The evidence is presented in diffusion indexes - ie, the proportion of people saying positive things minus the proportion of people saying negative things.  For example, in the chart below, in which the red line tracks views on the current situation relative to the previous 12 months, seven percent think things have got better, whilst 31.6% say things have got worse, so the DI reading is minus 24.6. The chart shows, PM Abe's election was greeted with a sharp and unprecedented outbreak of optimism about prospects, and a positive reassessment of current conditions. The optimistic expectations were sustained for two months before draining away, whilst the improvement in current conditions was maintained until . . . the tax rises.  However, 1Q has seen a partial recovery in household opinion on current conditions and the coming  year.

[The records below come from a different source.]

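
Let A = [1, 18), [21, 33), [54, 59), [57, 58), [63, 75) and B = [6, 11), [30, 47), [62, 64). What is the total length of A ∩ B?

Merge the first list: [1, 18), [21, 33), [54, 59), [63, 75).
A ∩ B = [6, 11), [30, 33), [63, 64).
Total: 5 + 3 + 1 = 9.

9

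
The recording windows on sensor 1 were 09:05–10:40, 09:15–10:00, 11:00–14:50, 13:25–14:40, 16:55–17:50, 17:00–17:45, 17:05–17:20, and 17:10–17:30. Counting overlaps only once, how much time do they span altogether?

6 h 20 min

Merged: 09:05–10:40, 11:00–14:50, 16:55–17:50.
Lengths: 1 h 35 min + 3 h 50 min + 55 min = 6 h 20 min.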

Over the long term, households'  economic views are determined mainly by changes in their income, with some input also from what's happening to businesses they are employed in/involved with, and also by the level of street bustle.  For 1Q, however, the improvement was driven by business performance, and to a lesser extent income. This is perhaps surprising, because the DI for what's happened to income over the last 12 months rose 3.5pts to minus 28.1, which is the best in the series' history.  In addition, income outlook rose 7.1pts to minus 27.8,  which was only enough to restore it to pre tax-rise levels.

But improved income prospects are probably not going to translate into increased spending. The DI for current household spending fell 4.9pts, and the outlook for spending also fell 0.6pts.  In the case of the outlook for spending, the DI has now retreated back to pre-Abe levels.  It's also worth paraphrasing what these two DIs are saying: 'Right now I'm spending more than I used to, but next year I'm quite determined to cut back'.  That's a fairly solid rebuff to those who anticipate that a change in inflationary expectations will release a rush of domestic demand.

There's a second with that view - it assumes that Bank of Japan's quantitative easing program not only can generate modestly positive inflation, but that by doing so it can raise household's inflation expectations.  The survey directly asks householders for their views on how fast prices are rising currently, how fast they will rise in the coming year, and how fast over the next five years. What it reveals is that Bank of Japan has managed to raise perceptions of current inflation from an average of 2.8% in 2012 to 5.6% now, and that this perception is still rising.   It has also managed to shift the dial slightly on 12m inflation expectations, with a rise from an average of 4% during 2011-2012, to a steady 4.8% now.  However, there has been absolutely no movement at all in 5yr inflationary expectations: in 1Q that expectation was at 4%, which is exactly the average sustained since 2010.